The rates market is defensive as most markets are essentially trendless...randomly testing resistance and support levels...in search of NEW DIRECTION!!!

The S&P has moved above 928 this morning....look for this price point to prove hard to break.

Meanwhile the 10 yr yield has gyrated higher and lower in step with stocks...

WHY SO DEFENSIVE?

Downside risk greatly outweighs upside potential. Negative convexity 101.

At this point, the yield curve has rallied to the point where heading lower would require an "event" that provided a clearer picture of "WHAT NOW", an event that scared the herd into safer assets (TSYs). The release of Non-Farm Payrolls data tomorrow is the next high risk event. The market is basically in waiting mode (trendless), just itching for directional guidance from a data print. In the mean time traders are occupying their time by poking and prodding at technical price levels. This has resulted in a bit of choppy trading action and some added volatility. More volatility implies more unknowns...more unknowns implies an increased need to protect portfolios from a wider varitey of outcomes. When I say protect portfolio I mean hedge. Which is what we've witnessed over the past few days in the rates market...hedging against unknowns.

Check out what swap rates have done over the past week...the rates market is NERVOUS

Rising swap rates not totally indicative of mortgage related convexity hedge, there are other forces at work here..ie corporate rate lockers, but still illustrate the skittish sentiment.

Swap Spreads are getting wider too...

Fixed income traders are well aware that downside risk is much larger than the upside (in MBS world this is illustrated by the FN 4.5 not breaking 100-00. and the FN 5.0 not breaking 102-00, plus consistently widening yield spreads). Meaning there is far more room for yields to run to the upside compared to the room for a rally (that would push yields lower). Dont forget the analogy we use to describe the downside risk in MBS and TSYs....a panicked crowd fleeing a burning building. This implies the possibility of a massive selloff looms in fixed income world. We are waiting for guidance on that....

THAT SAID...dont freak out.

Technical indicators are still bullish, albeit slightly less bullish then they were last week. But the BIG PICTURE is unclear, the WHAT NOW question has many outcomes with each economic report shining a little more light on the outlook.

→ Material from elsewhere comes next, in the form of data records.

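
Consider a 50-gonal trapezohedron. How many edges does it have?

The n-trapezohedron (dual of the n-antiprism) has V = 2·50 + 2 = 102, E = 4·50 = 200, F = 2·50 = 100.

200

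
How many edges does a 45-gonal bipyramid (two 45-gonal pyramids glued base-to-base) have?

A bipyramid over an n-gon has 2n triangular faces and n + 2 vertices: V = 45 + 2 = 47, E = 3·45 = 135, F = 2·45 = 90.

135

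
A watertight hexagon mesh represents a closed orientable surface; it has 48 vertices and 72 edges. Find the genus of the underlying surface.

1

Every face is a hexagon and each edge borders two faces, so 6F = 2·72, giving F = 24.
χ = V − E + F = 48 − 72 + 24 = 0.
For a closed orientable surface χ = 2 − 2g, so g = (2 − (0))/2 = 1.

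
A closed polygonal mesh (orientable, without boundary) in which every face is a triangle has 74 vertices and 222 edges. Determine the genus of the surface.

1

Every face is a triangle and each edge borders two faces, so 3F = 2·222, giving F = 148.
χ = V − E + F = 74 − 222 + 148 = 0.
For a closed orientable surface χ = 2 − 2g, so g = (2 − (0))/2 = 1.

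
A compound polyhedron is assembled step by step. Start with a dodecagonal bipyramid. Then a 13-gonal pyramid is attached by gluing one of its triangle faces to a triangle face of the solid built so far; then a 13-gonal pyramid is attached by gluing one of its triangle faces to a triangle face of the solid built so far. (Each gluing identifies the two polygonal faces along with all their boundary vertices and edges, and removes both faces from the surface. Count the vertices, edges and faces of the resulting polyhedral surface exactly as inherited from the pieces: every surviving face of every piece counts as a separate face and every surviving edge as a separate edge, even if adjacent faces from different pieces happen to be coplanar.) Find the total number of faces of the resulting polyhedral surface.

48

A dodecagonal bipyramid: V=14, E=36, F=24.
Attach a 13-gonal pyramid (V=14, E=26, F=14) along a 3-gon: merge 3 vertices and 3 edges, delete both glued faces → V=25, E=59, F=36.
Attach a 13-gonal pyramid (V=14, E=26, F=14) along a 3-gon: merge 3 vertices and 3 edges, delete both glued faces → V=36, E=82, F=48.
Check: V − E + F = 36 − 82 + 48 = 2.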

Longer term, I think I have made it quite clear that my outlook is for a long period of economic stagnation(duh?). Our economy is extremely weak as the labor market is no where near recovery, corporate revenue models need to be redefined and proven efficient, then new jobs need to be created. GO BACK TO SCHOOL!!! On top of all this...HOUSING remains a huge issue. (No need to further explain this either...we have done a decent job of pointing out all the inefficiences and roadblocks to recovery in housing).

Whats all this mean?

You tell me, we'll say markets remain range bound until the broad audience realizes that we have a very long and frustrating journey ahead.The question is: what in world is the range? Between 3.50 and 4.00 on the 10 yr???? Waiting for guidance...

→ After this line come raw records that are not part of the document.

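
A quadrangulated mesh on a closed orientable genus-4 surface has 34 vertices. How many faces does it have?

χ = 2 − 2·4 = -6, and every face is a square so 4F = 2E.
V − E + F = -6 with E = 4F/2 gives 34 − (4/2 − 1)·F = -6, so F = 40 and E = 80.

40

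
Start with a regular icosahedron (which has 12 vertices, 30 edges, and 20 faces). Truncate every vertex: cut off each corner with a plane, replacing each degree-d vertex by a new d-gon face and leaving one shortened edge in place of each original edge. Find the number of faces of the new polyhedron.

32

Truncation replaces each original edge-end by a new vertex, so V′ = 2E = 60.
Each original edge survives, and each old vertex of degree d contributes d new edges; summing degrees gives Σd = 2E, so E′ = E + 2E = 3E = 90.
Each original face survives and each original vertex becomes one new face: F′ = F + V = 32.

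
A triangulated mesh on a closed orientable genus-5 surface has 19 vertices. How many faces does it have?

54

χ = 2 − 2·5 = -8, and every face is a triangle so 3F = 2E.
V − E + F = -8 with E = 3F/2 gives 19 − (3/2 − 1)·F = -8, so F = 54 and E = 81.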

I know I have given you essentially no indications of our short term outlook. If you are wondering whether to lock or float...short term TECHS are still bullish, but the rates market is super skittish ahead of the release of Non-Farm Payrolls. On top of that quarter end window dressing and month end index activities have left the street in mostly long TSY positions.  If we didnt have an "event" (NFP) ahead we would be much more disposed to direct towards locking as the overbought feeling in the long end of the curve was unwound...but we DO have an "event" looming...so we remain slightly bullish on lower rates, but EXTREMELY DEFENSIVE. Remember...crowd fleeing burning building! If jobs data is "not as weak as expected"...rates will move higher. If jobs data is as weak as expected or weaker...that will relieve some of the selling pressure we have dealt with in the past 24 hours.

Here is a two day chart of the FN 5.0...

For MBS specifically...seeing a mad rush "down in coupon" is not likely unless traders fear of prepayment risk intensifies. Low mortgage rates are not enough to spook these market participants though, we need some added assistance in the form of common sense underwriting and reduced risk based adjustments. We need some common sense in the home valuation process. We need lenders to lend! There are still too many overlays/protective roadblocks in place to ensure mortgage bankers dont lose their pants in mortgage world again. Can you blame them for being nervous about who they lend to? I cant...but I would at least like to see some common sense make its way back into the underwriting process

In regards to mortgage rates...the potential for higher rates means less fear of fallout risk/rate flip requests....but also adds a dimension of "qualification risk" and loss of borrower interest. Its all about pipeline managment at the moment.

That said...rate sheets are erratic. Some are noticeably better this morning...perhaps in an effort to lock up some loans before rates rise and borrowers lose interest, while others are worse as the competitive environment warrants no need to rush into any aggressive strategies. Lenders too are in...waiting mode. Reprice for the worse alerts remain a constant anxiety as any selloffs have the potential to snowball. You should be defensive too...always GUTFLOP.